Dr Helen Chau

We are familiar with some facets of autism which many people believe cannot be suitably restored. However, scientists from the RMIT University have put forth that the behavior of pre-school children suffering from autism seemingly showed improvements in the initial 6 months of early medication.

The team inspected the phases of early intervention in preschool children experiencing problems such as developmental delay or autism, as part of the study. They observed the influences of home-based applied behavior analysis (ABA) programs, generic centre-based early intervention programs and autism-specific centre-based programs, on the kids. As per the outcomes, substantial behavioral benefits were apparent in the first six months, regardless of the kind of early intervention avenue opted for.

“Children who attended either home-based or centre-based early intervention for six months demonstrated a larger reduction of autism-related behaviours than in the following six months. The different approaches both had benefits – centre-based programs tended to improve social competence, while home-based programs improved self-help skills,” commented Dr Helen Chau.

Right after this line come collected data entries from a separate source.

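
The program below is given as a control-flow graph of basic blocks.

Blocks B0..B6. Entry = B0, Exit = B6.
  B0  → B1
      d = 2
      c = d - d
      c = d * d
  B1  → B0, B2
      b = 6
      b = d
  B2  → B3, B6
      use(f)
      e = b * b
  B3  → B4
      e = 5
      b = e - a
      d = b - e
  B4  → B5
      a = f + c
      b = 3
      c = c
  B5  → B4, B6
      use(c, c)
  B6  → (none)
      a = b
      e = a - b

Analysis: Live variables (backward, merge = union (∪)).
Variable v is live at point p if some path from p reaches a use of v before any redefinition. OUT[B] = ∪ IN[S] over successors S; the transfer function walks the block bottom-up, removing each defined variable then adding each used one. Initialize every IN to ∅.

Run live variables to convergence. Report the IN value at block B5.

Per-block solution:
  B0: | IN={a, f} | OUT={a, c, d, f}
  B1: | IN={a, c, d, f} | OUT={a, b, c, f}
  B2: | IN={a, b, c, f} | OUT={a, b, c, f}
  B3: | IN={a, c, f} | OUT={c, f}
  B4: | IN={c, f} | OUT={b, c, f}
  B5: | IN={b, c, f} | OUT={b, c, f}
  B6: | IN={b} | OUT={}

Merge at B5: OUT[B5] = IN[B4] ⊔ IN[B6] = {b, c, f}
Applying B5's transfer function to that OUT value gives IN[B5] (row B5 above).

Answer: {b, c, f}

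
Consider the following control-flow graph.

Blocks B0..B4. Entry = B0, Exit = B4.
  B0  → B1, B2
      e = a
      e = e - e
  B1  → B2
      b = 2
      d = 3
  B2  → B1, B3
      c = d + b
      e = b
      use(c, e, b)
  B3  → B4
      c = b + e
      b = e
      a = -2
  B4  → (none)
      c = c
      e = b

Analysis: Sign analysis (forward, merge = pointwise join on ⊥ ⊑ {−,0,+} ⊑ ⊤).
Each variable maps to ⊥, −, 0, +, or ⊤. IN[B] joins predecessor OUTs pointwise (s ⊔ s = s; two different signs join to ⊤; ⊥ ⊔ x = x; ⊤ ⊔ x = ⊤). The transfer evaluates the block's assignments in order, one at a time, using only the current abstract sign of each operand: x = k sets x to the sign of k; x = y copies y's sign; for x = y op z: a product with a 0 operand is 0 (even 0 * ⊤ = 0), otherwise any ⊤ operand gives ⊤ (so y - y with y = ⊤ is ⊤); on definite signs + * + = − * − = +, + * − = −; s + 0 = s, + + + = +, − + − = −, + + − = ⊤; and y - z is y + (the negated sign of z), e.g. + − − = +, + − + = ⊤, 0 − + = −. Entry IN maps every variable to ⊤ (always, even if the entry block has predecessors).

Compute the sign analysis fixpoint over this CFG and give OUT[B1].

Answer: {a: ⊤, b: +, c: ⊤, d: +, e: ⊤, f: ⊤}

Trace:
Per-block solution:
  B0:   IN=(all ⊤)   OUT=(all ⊤)
  B1:   IN=(all ⊤)   OUT={b:+, d:+; rest ⊤}
  B2:   IN=(all ⊤)   OUT=(all ⊤)
  B3:   IN=(all ⊤)   OUT={a:-; rest ⊤}
  B4:   IN={a:-; rest ⊤}   OUT={a:-; rest ⊤}

Merge at B1: IN[B1] = OUT[B0] ⊔ OUT[B2] = {a: ⊤, b: ⊤, c: ⊤, d: ⊤, e: ⊤, f: ⊤}
Applying B1's transfer function to that IN value gives OUT[B1] (row B1 above).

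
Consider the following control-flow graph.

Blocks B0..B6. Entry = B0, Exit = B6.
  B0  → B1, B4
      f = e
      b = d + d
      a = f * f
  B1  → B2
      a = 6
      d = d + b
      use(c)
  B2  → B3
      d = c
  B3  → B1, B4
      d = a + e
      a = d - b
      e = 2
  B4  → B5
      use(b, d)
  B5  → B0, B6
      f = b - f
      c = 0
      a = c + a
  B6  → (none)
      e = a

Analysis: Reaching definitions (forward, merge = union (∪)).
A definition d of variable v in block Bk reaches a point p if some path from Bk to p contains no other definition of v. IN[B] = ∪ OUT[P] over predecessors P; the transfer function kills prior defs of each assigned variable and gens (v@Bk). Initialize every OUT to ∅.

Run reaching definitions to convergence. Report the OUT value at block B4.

Per-block solution:
  B0:  IN={a@B5, b@B0, c@B5, d@B3, e@B3, f@B5}  OUT={a@B0, b@B0, c@B5, d@B3, e@B3, f@B0}
  B1:  IN={a@B0, a@B3, b@B0, c@B5, d@B3, e@B3, f@B0}  OUT={a@B1, b@B0, c@B5, d@B1, e@B3, f@B0}
  B2:  IN={a@B1, b@B0, c@B5, d@B1, e@B3, f@B0}  OUT={a@B1, b@B0, c@B5, d@B2, e@B3, f@B0}
  B3:  IN={a@B1, b@B0, c@B5, d@B2, e@B3, f@B0}  OUT={a@B3, b@B0, c@B5, d@B3, e@B3, f@B0}
  B4:  IN={a@B0, a@B3, b@B0, c@B5, d@B3, e@B3, f@B0}  OUT={a@B0, a@B3, b@B0, c@B5, d@B3, e@B3, f@B0}
  B5:  IN={a@B0, a@B3, b@B0, c@B5, d@B3, e@B3, f@B0}  OUT={a@B5, b@B0, c@B5, d@B3, e@B3, f@B5}
  B6:  IN={a@B5, b@B0, c@B5, d@B3, e@B3, f@B5}  OUT={a@B5, b@B0, c@B5, d@B3, e@B6, f@B5}

Merge at B4: IN[B4] = OUT[B0] ⊔ OUT[B3] = {a@B0, a@B3, b@B0, c@B5, d@B3, e@B3, f@B0}
Applying B4's transfer function to that IN value gives OUT[B4] (row B4 above).

Answer: {a@B0, a@B3, b@B0, c@B5, d@B3, e@B3, f@B0}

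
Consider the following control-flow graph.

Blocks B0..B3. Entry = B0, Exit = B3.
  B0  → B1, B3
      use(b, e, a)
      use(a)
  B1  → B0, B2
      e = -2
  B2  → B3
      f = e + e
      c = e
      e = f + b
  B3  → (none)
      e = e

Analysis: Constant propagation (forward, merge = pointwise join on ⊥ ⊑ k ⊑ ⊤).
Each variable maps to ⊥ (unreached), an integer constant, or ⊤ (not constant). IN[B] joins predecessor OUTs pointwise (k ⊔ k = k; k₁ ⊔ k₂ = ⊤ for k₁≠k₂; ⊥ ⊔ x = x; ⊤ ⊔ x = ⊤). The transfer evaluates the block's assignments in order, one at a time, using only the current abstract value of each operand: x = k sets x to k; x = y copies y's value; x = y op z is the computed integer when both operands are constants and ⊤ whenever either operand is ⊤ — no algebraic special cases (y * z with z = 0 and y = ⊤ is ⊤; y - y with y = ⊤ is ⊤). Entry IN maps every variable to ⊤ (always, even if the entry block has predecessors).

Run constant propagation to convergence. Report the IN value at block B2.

Fixpoint table:
  B0: | IN=(all ⊤) | OUT=(all ⊤)
  B1: | IN=(all ⊤) | OUT={e:-2; rest ⊤}
  B2: | IN={e:-2; rest ⊤} | OUT={c:-2, f:-4; rest ⊤}
  B3: | IN=(all ⊤) | OUT=(all ⊤)

Merge at B2: IN[B2] = OUT[B1] = {a: ⊤, b: ⊤, c: ⊤, d: ⊤, e: -2, f: ⊤}

Answer: {a: ⊤, b: ⊤, c: ⊤, d: ⊤, e: -2, f: ⊤}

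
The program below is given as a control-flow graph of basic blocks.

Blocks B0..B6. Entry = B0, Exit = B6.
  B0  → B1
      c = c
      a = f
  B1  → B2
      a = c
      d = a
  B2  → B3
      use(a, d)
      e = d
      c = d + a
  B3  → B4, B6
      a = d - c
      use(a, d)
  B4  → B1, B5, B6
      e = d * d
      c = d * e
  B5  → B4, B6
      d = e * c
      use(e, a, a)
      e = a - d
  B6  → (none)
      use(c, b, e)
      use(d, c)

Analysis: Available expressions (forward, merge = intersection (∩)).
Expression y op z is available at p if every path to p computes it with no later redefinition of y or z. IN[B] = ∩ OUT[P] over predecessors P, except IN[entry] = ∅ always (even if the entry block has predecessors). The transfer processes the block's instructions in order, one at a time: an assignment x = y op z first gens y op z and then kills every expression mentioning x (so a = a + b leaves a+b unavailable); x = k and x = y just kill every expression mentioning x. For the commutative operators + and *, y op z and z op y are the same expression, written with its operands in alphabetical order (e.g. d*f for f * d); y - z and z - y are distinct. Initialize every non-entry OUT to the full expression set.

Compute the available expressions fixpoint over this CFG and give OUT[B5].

Answer: {a-d}

Derivation:
Fixpoint table:
  B0: | IN={} | OUT={}
  B1: | IN={} | OUT={}
  B2: | IN={} | OUT={a+d}
  B3: | IN={a+d} | OUT={d-c}
  B4: | IN={} | OUT={d*d, d*e}
  B5: | IN={d*d, d*e} | OUT={a-d}
  B6: | IN={} | OUT={}

Merge at B5: IN[B5] = OUT[B4] = {d*d, d*e}
Applying B5's transfer function to that IN value gives OUT[B5] (row B5 above).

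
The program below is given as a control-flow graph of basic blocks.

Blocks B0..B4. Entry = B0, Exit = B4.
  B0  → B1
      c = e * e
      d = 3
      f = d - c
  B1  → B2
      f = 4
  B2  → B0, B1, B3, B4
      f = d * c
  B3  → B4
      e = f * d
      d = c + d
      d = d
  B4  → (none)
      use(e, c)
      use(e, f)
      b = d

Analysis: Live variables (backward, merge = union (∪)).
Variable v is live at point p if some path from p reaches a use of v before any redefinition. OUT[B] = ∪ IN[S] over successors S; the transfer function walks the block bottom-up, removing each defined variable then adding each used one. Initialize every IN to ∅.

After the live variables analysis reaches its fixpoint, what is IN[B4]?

Per-block solution:
  B0:  IN={e}  OUT={c, d, e}
  B1:  IN={c, d, e}  OUT={c, d, e}
  B2:  IN={c, d, e}  OUT={c, d, e, f}
  B3:  IN={c, d, f}  OUT={c, d, e, f}
  B4:  IN={c, d, e, f}  OUT={}

B4 is the boundary node: OUT[B4] = {}
Applying B4's transfer function to that OUT value gives IN[B4] (row B4 above).

Answer: {c, d, e, f}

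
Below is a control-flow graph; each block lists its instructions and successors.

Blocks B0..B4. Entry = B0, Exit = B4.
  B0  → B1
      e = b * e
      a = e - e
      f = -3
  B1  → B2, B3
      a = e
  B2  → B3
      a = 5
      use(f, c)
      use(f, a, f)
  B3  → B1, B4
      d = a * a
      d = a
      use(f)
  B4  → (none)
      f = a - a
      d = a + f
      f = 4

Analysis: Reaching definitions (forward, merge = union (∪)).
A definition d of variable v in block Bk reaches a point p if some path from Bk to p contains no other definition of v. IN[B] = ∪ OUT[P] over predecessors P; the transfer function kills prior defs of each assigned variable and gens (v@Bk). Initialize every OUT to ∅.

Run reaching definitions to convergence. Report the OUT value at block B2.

Answer: {a@B2, d@B3, e@B0, f@B0}

Derivation:
Per-block solution:
  B0:  IN={}  OUT={a@B0, e@B0, f@B0}
  B1:  IN={a@B0, a@B1, a@B2, d@B3, e@B0, f@B0}  OUT={a@B1, d@B3, e@B0, f@B0}
  B2:  IN={a@B1, d@B3, e@B0, f@B0}  OUT={a@B2, d@B3, e@B0, f@B0}
  B3:  IN={a@B1, a@B2, d@B3, e@B0, f@B0}  OUT={a@B1, a@B2, d@B3, e@B0, f@B0}
  B4:  IN={a@B1, a@B2, d@B3, e@B0, f@B0}  OUT={a@B1, a@B2, d@B4, e@B0, f@B4}

Merge at B2: IN[B2] = OUT[B1] = {a@B1, d@B3, e@B0, f@B0}
Applying B2's transfer function to that IN value gives OUT[B2] (row B2 above).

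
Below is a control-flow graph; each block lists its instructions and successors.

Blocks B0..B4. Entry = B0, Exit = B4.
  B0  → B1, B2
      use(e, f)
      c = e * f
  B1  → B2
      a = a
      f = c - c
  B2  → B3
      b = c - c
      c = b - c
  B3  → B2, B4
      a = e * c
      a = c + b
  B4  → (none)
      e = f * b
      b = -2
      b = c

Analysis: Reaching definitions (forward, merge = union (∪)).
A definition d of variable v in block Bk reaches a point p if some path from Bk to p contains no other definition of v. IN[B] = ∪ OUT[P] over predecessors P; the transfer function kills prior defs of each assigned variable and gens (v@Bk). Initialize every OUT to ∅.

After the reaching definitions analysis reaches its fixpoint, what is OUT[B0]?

Answer: {c@B0}

Working:
Fixpoint table:
  B0:   IN={}   OUT={c@B0}
  B1:   IN={c@B0}   OUT={a@B1, c@B0, f@B1}
  B2:   IN={a@B1, a@B3, b@B2, c@B0, c@B2, f@B1}   OUT={a@B1, a@B3, b@B2, c@B2, f@B1}
  B3:   IN={a@B1, a@B3, b@B2, c@B2, f@B1}   OUT={a@B3, b@B2, c@B2, f@B1}
  B4:   IN={a@B3, b@B2, c@B2, f@B1}   OUT={a@B3, b@B4, c@B2, e@B4, f@B1}

B0 is the boundary node: IN[B0] = {}
Applying B0's transfer function to that IN value gives OUT[B0] (row B0 above).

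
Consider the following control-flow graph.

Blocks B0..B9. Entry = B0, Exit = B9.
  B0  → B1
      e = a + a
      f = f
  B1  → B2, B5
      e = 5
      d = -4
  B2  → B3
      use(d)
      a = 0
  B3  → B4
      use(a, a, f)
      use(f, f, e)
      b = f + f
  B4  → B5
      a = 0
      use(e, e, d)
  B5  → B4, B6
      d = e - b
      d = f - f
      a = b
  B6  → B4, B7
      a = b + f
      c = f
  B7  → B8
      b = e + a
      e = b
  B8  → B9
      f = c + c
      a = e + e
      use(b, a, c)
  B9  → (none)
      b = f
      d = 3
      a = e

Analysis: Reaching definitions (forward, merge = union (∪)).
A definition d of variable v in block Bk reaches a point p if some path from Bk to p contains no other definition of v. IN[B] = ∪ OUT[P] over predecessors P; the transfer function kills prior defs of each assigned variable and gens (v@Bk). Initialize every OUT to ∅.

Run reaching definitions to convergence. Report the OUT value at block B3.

Answer: {a@B2, b@B3, d@B1, e@B1, f@B0}

Derivation:
Fixpoint table:
  B0: | IN={} | OUT={e@B0, f@B0}
  B1: | IN={e@B0, f@B0} | OUT={d@B1, e@B1, f@B0}
  B2: | IN={d@B1, e@B1, f@B0} | OUT={a@B2, d@B1, e@B1, f@B0}
  B3: | IN={a@B2, d@B1, e@B1, f@B0} | OUT={a@B2, b@B3, d@B1, e@B1, f@B0}
  B4: | IN={a@B2, a@B5, a@B6, b@B3, c@B6, d@B1, d@B5, e@B1, f@B0} | OUT={a@B4, b@B3, c@B6, d@B1, d@B5, e@B1, f@B0}
  B5: | IN={a@B4, b@B3, c@B6, d@B1, d@B5, e@B1, f@B0} | OUT={a@B5, b@B3, c@B6, d@B5, e@B1, f@B0}
  B6: | IN={a@B5, b@B3, c@B6, d@B5, e@B1, f@B0} | OUT={a@B6, b@B3, c@B6, d@B5, e@B1, f@B0}
  B7: | IN={a@B6, b@B3, c@B6, d@B5, e@B1, f@B0} | OUT={a@B6, b@B7, c@B6, d@B5, e@B7, f@B0}
  B8: | IN={a@B6, b@B7, c@B6, d@B5, e@B7, f@B0} | OUT={a@B8, b@B7, c@B6, d@B5, e@B7, f@B8}
  B9: | IN={a@B8, b@B7, c@B6, d@B5, e@B7, f@B8} | OUT={a@B9, b@B9, c@B6, d@B9, e@B7, f@B8}

Merge at B3: IN[B3] = OUT[B2] = {a@B2, d@B1, e@B1, f@B0}
Applying B3's transfer function to that IN value gives OUT[B3] (row B3 above).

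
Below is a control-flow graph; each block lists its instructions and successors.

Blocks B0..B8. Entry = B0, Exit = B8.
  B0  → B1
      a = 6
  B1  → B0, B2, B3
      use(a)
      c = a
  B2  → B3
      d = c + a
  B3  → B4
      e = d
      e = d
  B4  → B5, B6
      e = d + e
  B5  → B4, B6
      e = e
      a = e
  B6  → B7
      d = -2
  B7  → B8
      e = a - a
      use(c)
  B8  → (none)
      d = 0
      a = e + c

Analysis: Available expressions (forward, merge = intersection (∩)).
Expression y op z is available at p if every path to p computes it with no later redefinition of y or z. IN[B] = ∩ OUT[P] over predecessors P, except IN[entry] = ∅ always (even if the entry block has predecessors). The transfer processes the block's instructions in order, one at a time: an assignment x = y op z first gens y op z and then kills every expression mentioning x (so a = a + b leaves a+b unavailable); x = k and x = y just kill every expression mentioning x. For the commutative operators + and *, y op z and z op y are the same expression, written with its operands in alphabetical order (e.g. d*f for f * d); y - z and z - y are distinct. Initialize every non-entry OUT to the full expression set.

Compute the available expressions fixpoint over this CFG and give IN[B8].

Answer: {a-a}

Trace:
Fixpoint table:
  B0:   IN={}   OUT={}
  B1:   IN={}   OUT={}
  B2:   IN={}   OUT={a+c}
  B3:   IN={}   OUT={}
  B4:   IN={}   OUT={}
  B5:   IN={}   OUT={}
  B6:   IN={}   OUT={}
  B7:   IN={}   OUT={a-a}
  B8:   IN={a-a}   OUT={c+e}

Merge at B8: IN[B8] = OUT[B7] = {a-a}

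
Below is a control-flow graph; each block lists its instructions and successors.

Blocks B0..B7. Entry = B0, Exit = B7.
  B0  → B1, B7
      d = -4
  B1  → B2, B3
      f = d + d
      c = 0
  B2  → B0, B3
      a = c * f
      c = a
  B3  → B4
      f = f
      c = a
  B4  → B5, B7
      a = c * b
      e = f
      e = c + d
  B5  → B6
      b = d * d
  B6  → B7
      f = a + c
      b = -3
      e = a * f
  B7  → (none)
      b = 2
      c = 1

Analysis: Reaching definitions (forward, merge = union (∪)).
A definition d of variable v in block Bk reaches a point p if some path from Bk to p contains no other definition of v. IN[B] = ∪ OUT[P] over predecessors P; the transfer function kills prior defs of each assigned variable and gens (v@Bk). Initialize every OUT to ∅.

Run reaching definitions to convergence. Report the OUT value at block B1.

Answer: {a@B2, c@B1, d@B0, f@B1}

Working:
Converged values:
  B0:   IN={a@B2, c@B2, d@B0, f@B1}   OUT={a@B2, c@B2, d@B0, f@B1}
  B1:   IN={a@B2, c@B2, d@B0, f@B1}   OUT={a@B2, c@B1, d@B0, f@B1}
  B2:   IN={a@B2, c@B1, d@B0, f@B1}   OUT={a@B2, c@B2, d@B0, f@B1}
  B3:   IN={a@B2, c@B1, c@B2, d@B0, f@B1}   OUT={a@B2, c@B3, d@B0, f@B3}
  B4:   IN={a@B2, c@B3, d@B0, f@B3}   OUT={a@B4, c@B3, d@B0, e@B4, f@B3}
  B5:   IN={a@B4, c@B3, d@B0, e@B4, f@B3}   OUT={a@B4, b@B5, c@B3, d@B0, e@B4, f@B3}
  B6:   IN={a@B4, b@B5, c@B3, d@B0, e@B4, f@B3}   OUT={a@B4, b@B6, c@B3, d@B0, e@B6, f@B6}
  B7:   IN={a@B2, a@B4, b@B6, c@B2, c@B3, d@B0, e@B4, e@B6, f@B1, f@B3, f@B6}   OUT={a@B2, a@B4, b@B7, c@B7, d@B0, e@B4, e@B6, f@B1, f@B3, f@B6}

Merge at B1: IN[B1] = OUT[B0] = {a@B2, c@B2, d@B0, f@B1}
Applying B1's transfer function to that IN value gives OUT[B1] (row B1 above).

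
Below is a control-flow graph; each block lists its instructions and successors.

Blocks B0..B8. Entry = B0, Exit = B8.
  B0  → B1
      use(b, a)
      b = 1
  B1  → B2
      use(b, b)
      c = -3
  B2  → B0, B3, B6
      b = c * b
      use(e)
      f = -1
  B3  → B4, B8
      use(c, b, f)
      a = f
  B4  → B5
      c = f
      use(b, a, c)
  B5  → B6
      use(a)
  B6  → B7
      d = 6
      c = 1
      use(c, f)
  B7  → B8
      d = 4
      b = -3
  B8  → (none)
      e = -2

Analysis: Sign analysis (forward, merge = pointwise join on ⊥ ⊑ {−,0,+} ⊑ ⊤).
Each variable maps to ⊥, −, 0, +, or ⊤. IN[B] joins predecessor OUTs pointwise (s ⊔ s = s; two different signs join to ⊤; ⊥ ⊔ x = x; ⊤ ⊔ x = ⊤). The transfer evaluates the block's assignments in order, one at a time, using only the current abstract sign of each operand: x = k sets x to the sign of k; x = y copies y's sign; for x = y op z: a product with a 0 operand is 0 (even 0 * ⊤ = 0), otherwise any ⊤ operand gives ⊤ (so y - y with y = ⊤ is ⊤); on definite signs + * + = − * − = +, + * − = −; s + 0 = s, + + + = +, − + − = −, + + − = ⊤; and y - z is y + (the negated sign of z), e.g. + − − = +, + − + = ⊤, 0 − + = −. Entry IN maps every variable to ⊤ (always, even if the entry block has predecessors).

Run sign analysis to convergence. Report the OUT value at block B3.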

Notably, longer hours of intervention each week were supposedly linked to effective developmental results. However, it was not clear if home-based programs fared better than centre-based interventions.

This analysis initially started with a survey of 50 families and 20 early intervention centres for a span of 2 years. There was also another follow-up study conducted with 8 families and almost 20 early intervention centres. The scientists also trialed 12 autistic children undergoing early intervention for a period of 1 year.

Further, the team underlined the importance of timely and early intervention since the outcomes showed a positive link between age-of-start and developmental advantages. For younger children, it meant a greater IQ while for older kids, it implied enhanced interpersonal communication and relationships. In case of ABA programs, there was a specific time frame between 7 and 12 months and 19 and 24 months, when additional hours did not presumably result in productive developments.

Dr Helen Chau concluded that more studies are required to get a deeper insight into the best remedial measures available for children with autism. The report will be presented at RMIT’s spectacular Graduation Ceremony at Etihad Stadium on Wednesday, 14 December.